The NAEC -- a 12-member panel that helps guide the National Eye Institute -- recognised the need to investigate the current state of research on this disease in order to guide future research.
The article, published in Nature Communications, is the product of a group of researchers tasked by the NAEC to do just that, as well as propose ideas on how to expand knowledge of this disease.

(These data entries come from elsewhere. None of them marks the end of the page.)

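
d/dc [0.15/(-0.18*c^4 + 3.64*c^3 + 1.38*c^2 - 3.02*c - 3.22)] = (0.108*c^3 - 1.638*c^2 - 0.414*c + 0.453)/(0.18*c^4 - 3.64*c^3 - 1.38*c^2 + 3.02*c + 3.22)^2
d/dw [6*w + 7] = 6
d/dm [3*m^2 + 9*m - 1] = 6*m + 9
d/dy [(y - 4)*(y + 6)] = 2*y + 2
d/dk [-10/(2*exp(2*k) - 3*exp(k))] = 10*(4*exp(k) - 3)*exp(-k)/(2*exp(k) - 3)^2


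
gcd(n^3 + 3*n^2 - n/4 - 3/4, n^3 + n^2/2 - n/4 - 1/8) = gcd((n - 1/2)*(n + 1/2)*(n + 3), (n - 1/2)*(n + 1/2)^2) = n^2 - 1/4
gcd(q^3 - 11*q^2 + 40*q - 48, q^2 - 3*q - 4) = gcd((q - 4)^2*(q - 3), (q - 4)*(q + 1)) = q - 4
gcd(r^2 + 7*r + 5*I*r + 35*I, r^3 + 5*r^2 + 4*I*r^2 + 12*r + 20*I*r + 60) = 1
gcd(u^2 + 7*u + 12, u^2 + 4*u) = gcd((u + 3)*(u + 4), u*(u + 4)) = u + 4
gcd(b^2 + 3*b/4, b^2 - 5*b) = b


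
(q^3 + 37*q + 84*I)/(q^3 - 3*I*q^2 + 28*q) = (q + 3*I)/q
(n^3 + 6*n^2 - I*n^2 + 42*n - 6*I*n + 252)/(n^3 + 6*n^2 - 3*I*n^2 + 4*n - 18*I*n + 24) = (n^2 - I*n + 42)/(n^2 - 3*I*n + 4)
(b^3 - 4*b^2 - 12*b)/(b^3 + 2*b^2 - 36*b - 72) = b/(b + 6)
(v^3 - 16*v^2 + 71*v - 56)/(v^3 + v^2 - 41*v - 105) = (v^2 - 9*v + 8)/(v^2 + 8*v + 15)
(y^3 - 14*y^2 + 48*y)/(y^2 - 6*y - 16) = y*(y - 6)/(y + 2)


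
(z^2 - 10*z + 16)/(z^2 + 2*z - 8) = (z - 8)/(z + 4)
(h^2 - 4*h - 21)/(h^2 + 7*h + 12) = (h - 7)/(h + 4)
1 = 1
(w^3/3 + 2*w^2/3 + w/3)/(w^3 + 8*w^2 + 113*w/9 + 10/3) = 3*w*(w^2 + 2*w + 1)/(9*w^3 + 72*w^2 + 113*w + 30)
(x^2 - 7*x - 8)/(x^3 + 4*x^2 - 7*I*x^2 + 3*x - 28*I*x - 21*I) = (x - 8)/(x^2 + x*(3 - 7*I) - 21*I)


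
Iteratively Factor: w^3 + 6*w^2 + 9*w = (w + 3)*(w^2 + 3*w) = (w + 3)^2*(w)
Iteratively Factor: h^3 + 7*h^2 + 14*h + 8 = (h + 2)*(h^2 + 5*h + 4) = (h + 1)*(h + 2)*(h + 4)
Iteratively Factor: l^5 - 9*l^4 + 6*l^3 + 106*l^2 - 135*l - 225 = (l + 3)*(l^4 - 12*l^3 + 42*l^2 - 20*l - 75) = (l - 5)*(l + 3)*(l^3 - 7*l^2 + 7*l + 15) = (l - 5)^2*(l + 3)*(l^2 - 2*l - 3) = (l - 5)^2*(l - 3)*(l + 3)*(l + 1)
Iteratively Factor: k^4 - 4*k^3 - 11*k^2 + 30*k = (k - 2)*(k^3 - 2*k^2 - 15*k) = (k - 2)*(k + 3)*(k^2 - 5*k) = k*(k - 2)*(k + 3)*(k - 5)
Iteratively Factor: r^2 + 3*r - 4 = (r + 4)*(r - 1)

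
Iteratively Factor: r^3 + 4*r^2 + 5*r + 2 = (r + 2)*(r^2 + 2*r + 1) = (r + 1)*(r + 2)*(r + 1)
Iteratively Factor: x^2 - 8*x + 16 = (x - 4)*(x - 4)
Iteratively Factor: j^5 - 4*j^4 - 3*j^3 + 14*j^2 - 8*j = (j - 1)*(j^4 - 3*j^3 - 6*j^2 + 8*j) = (j - 4)*(j - 1)*(j^3 + j^2 - 2*j) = (j - 4)*(j - 1)*(j + 2)*(j^2 - j) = j*(j - 4)*(j - 1)*(j + 2)*(j - 1)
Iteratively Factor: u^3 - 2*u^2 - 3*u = (u + 1)*(u^2 - 3*u) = (u - 3)*(u + 1)*(u)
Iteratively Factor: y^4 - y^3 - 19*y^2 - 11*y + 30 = (y - 5)*(y^3 + 4*y^2 + y - 6) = (y - 5)*(y + 3)*(y^2 + y - 2) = (y - 5)*(y + 2)*(y + 3)*(y - 1)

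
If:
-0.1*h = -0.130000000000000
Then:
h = 1.30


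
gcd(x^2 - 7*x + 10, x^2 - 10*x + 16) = x - 2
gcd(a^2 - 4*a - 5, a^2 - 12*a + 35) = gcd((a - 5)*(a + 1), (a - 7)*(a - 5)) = a - 5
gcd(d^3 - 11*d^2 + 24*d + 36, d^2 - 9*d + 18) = d - 6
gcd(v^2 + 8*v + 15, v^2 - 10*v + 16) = 1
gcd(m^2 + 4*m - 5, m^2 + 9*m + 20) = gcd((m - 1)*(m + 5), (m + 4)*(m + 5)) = m + 5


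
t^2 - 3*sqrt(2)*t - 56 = (t - 7*sqrt(2))*(t + 4*sqrt(2))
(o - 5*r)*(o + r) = o^2 - 4*o*r - 5*r^2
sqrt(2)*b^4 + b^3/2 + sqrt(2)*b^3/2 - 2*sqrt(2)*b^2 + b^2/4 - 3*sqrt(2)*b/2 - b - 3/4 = (b - 3/2)*(b + 1)^2*(sqrt(2)*b + 1/2)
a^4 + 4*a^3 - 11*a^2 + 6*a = a*(a - 1)^2*(a + 6)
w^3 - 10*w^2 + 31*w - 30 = (w - 5)*(w - 3)*(w - 2)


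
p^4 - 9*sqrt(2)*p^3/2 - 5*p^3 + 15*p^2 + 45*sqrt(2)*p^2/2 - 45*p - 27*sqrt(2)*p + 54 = (p - 3)*(p - 2)*(p - 3*sqrt(2))*(p - 3*sqrt(2)/2)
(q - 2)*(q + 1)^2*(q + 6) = q^4 + 6*q^3 - 3*q^2 - 20*q - 12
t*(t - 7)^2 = t^3 - 14*t^2 + 49*t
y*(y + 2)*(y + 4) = y^3 + 6*y^2 + 8*y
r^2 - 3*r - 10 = (r - 5)*(r + 2)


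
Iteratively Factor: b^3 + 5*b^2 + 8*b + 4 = (b + 2)*(b^2 + 3*b + 2) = (b + 2)^2*(b + 1)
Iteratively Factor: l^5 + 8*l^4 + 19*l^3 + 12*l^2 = (l + 1)*(l^4 + 7*l^3 + 12*l^2) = (l + 1)*(l + 4)*(l^3 + 3*l^2) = l*(l + 1)*(l + 4)*(l^2 + 3*l) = l^2*(l + 1)*(l + 4)*(l + 3)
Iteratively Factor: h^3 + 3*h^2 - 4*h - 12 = (h + 3)*(h^2 - 4) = (h + 2)*(h + 3)*(h - 2)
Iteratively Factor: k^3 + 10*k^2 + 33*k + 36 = (k + 3)*(k^2 + 7*k + 12) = (k + 3)^2*(k + 4)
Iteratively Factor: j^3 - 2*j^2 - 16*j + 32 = (j - 4)*(j^2 + 2*j - 8) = (j - 4)*(j + 4)*(j - 2)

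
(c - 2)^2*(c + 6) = c^3 + 2*c^2 - 20*c + 24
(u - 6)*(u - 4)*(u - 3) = u^3 - 13*u^2 + 54*u - 72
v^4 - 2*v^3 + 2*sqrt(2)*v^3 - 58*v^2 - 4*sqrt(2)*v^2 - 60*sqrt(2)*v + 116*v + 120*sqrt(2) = (v - 2)*(v - 5*sqrt(2))*(v + sqrt(2))*(v + 6*sqrt(2))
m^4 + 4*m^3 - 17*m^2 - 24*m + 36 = (m - 3)*(m - 1)*(m + 2)*(m + 6)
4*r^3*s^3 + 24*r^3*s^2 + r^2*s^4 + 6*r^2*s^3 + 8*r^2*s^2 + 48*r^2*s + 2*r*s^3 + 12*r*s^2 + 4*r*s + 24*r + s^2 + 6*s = (4*r + s)*(s + 6)*(r*s + 1)^2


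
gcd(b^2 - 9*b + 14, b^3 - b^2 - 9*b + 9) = 1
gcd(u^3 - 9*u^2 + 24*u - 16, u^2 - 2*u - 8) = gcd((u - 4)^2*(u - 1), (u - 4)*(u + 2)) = u - 4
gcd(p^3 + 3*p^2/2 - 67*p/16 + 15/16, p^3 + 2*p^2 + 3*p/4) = 1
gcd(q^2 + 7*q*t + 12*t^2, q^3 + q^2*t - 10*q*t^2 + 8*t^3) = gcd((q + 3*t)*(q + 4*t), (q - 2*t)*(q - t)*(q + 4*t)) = q + 4*t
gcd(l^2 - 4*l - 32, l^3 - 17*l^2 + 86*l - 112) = l - 8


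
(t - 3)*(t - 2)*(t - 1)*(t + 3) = t^4 - 3*t^3 - 7*t^2 + 27*t - 18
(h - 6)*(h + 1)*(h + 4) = h^3 - h^2 - 26*h - 24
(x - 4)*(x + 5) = x^2 + x - 20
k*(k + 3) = k^2 + 3*k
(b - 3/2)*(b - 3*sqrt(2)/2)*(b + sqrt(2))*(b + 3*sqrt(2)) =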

While there are treatments for wet AMD that help limit the inappropriate growth of new blood vessels that disrupt vision, there is currently no effective treatment for dry AMD.
“There are a plethora of genetic and environmental factors interweaving and contributing to this disease in ways known and unknown,” explained Lindsay Farrer, PhD, Boston University School of Medicine, Boston, Massachusetts. “Our article reflects on what we know thus far and calls for interdisciplinary research, with ideas on where to go next, towards answers that will bring about meaningful clinical results.”
Among the ideas proposed in the article are drawing forth “integrated collaboration of leading clinicians, imaging experts, a wide variety of basic scientists, bioinformaticians and biostaticians” as well as creating a large biorepository of eye tissue from donors with and without AMD, generating multiple types of omics data from donor eye tissue, and designing computer models of the disease.
“Future directions in dry AMD research should emphasise systems biology approaches that integrate omic, pharmacological, and clinical data into mathematical models that can predict disease onset and progression, identify biomarkers, establish disease causing mechanisms, and monitor response to therapy,” the researchers concluded.